Twice in the 1990s I joined the throngs sandbagging downtown Mount Vernon in the middle of the night. The Trinity River has gone into flood mode several times since I've been in Texas. I don't recollect there ever being a call out for sandbagging help in the downtown Fort Worth Trinity River Vision Boondoggle zone where millions are proposed to be spent to prevent floods where no flood has happened for over a half a century.
Meanwhile, I have read, more than once, of sandbagging operations in Fort Worth's next door neighbor town of Haltom City. But, the Tarrant Regional Water District has no vision for Haltom City that might mitigate flooding.
Phase III of the Skagit River Vision gets under way in 2014. It includes more floodwall, a section of earthen levee, more riverwalk and trail connections to the regional trail system.
How come there is no timeline for the Trinity River Vision Boondoggle? Or is there and I've not heard of it? No timeline has ever shown up in any of the TRV Boondoggle's quarterly propaganda mailings.
I've blogged about my perplexation regarding the apparent lack of a TRV Boondoggle timeline previously, in a blogging titled Can Anyone Find A Timeline Schedule Of Construction For The Trinity River Vision Boondoggle?

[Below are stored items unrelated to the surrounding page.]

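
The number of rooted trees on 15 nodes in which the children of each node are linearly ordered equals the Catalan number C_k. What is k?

14

Rooted ordered (plane) trees on m nodes have m−1 edges and are counted by C_{m−1}; m = 15 gives C_14.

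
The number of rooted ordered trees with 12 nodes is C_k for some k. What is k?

Rooted ordered (plane) trees on m nodes have m−1 edges and are counted by C_{m−1}; m = 12 gives C_11.

11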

Can you imagine how the locals might have reacted if in, I don't know, let's say 2006, the Trinity River Vision Boondoggle propaganda shared a timeline that showed in 2010 the world's premiere urban wakeboard lake would open, in 2011 a restaurant would open, in 2012 Happy Hour Inner Tube Floats would start up on the Trinity River in some make believe thing called Panther Island Pavilion, which would make Fort Worth into a world class music venue and in 2013 the world's first drive-in movie theater of the 21st century would open?
Would not this information, in a 2006 timeline, have made the Trinity River Vision Boondoggle into the laughingstock, with the locals, which it richly deserves to be?

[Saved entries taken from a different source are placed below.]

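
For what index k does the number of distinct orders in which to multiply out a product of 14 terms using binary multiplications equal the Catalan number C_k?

13

Parenthesizations of m factors correspond to full binary trees with m leaves, counted by C_{m−1}; m = 14 gives C_13.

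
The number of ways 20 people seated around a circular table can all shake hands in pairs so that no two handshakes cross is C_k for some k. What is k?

Non-crossing handshake pairings of 2n people are counted by C_n; 20 people gives n = 10.

10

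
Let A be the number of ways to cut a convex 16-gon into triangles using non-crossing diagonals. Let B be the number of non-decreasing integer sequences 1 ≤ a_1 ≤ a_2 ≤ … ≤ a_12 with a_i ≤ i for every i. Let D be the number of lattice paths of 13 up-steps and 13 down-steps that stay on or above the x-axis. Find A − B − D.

A convex 16-gon is triangulated into 14 triangles, and the number of such triangulations is the Catalan number C_{16−2} = C_14. So A = C_14 = 2674440.
Such sub-staircase sequences of length n are counted by C_n; here n = 12. So B = C_12 = 208012.
A Dyck path with 13 up-steps and 13 down-steps has semilength 13, so there are C_13 of them. So D = C_13 = 742900.
A − B − D = 2674440 − 208012 − 742900 = 1723528.

1723528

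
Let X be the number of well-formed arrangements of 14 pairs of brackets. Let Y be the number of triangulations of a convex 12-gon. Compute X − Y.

2657644

With 14 pairs the number of balanced bracket strings is the Catalan number C_14. So X = C_14 = 2674440.
Triangulations of a convex m-gon are counted by C_{m−2}; with m = 12 this is C_10. So Y = C_10 = 16796.
X − Y = 2674440 − 16796 = 2657644.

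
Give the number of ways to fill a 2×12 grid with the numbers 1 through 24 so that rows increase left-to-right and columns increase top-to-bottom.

Standard Young tableaux of shape 2×n are counted by C_n; here n = 12.
C_12 = C(24,12)/13 = 2704156/13 = 208012.

208012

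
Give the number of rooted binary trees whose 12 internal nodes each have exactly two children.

The number of full binary trees on 12 internal nodes is the Catalan number C_12.
C_12 = 208012.

208012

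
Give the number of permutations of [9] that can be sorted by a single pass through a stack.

4862

By Knuth's characterisation, the stack-sortable permutations of length 9 are the 231-avoiders, numbering C_9.
C_9 = C(18,9)/10 = 48620/10 = 4862.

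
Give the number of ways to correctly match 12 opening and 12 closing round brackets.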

If the TRV Boondoggle published a project timeline in 2013, what would we see? We know about the non-signature bridges that are supposedly going to be under construction, soon, across the un-needed flood control diversion channel. What will we be seeing in 2015? The world's biggest trampoline park? Another restaurant? A paintball park? The longest go-kart track in the world?
So, really, what is the timeline for the Trinity River Vision Boondoggle? What phase of this un-needed flood control project are we at now? Does anyone know? The TRV Boondoggle is well over a decade old now. Should there not be something more to see in the vision than a wakeboard lake, a restaurant, inner tubes floating, a lame music venue, a drive-in movie theater and a lot of property taken by abusing eminent domain?
Is there any sort of concise project description of the Trinity River Vision Boondoggle of the sort that describes the Skagit River Vision? Such as.....
The Downtown Mount Vernon Flood Protection and Revitalization Project will protect Mount Vernon's historic downtown from flooding with FEMA certified flood protection and serve to revitalize the historic downtown area. The project will remove the downtown from the FEMA 100-year base flood elevation and will release pent up economic opportunities that are so important to our region. The project is the key component of the comprehensive downtown redevelopment plan that is being used to guide public and private investments over the next 20 years. The Project, which features a river promenade, trail system and public riverfront park, is being done in three phases.
Below is an artist's rendering video of the Skagit River Vision. Does such a video exist of the Trinity River Vision Boondoggle? Mount Vernon has a population of around 30,000. Fort Worth has a population approaching 800,000. How is it that Mount Vernon appears to be wearing big city britches whilst Fort Worth is still in knee pants? It is very perplexing....
1 comment:
Is the son of Mount Vernon's Representative in Congress running the Skagit River Vision? Or do you have ethical rules regarding nepotism up north?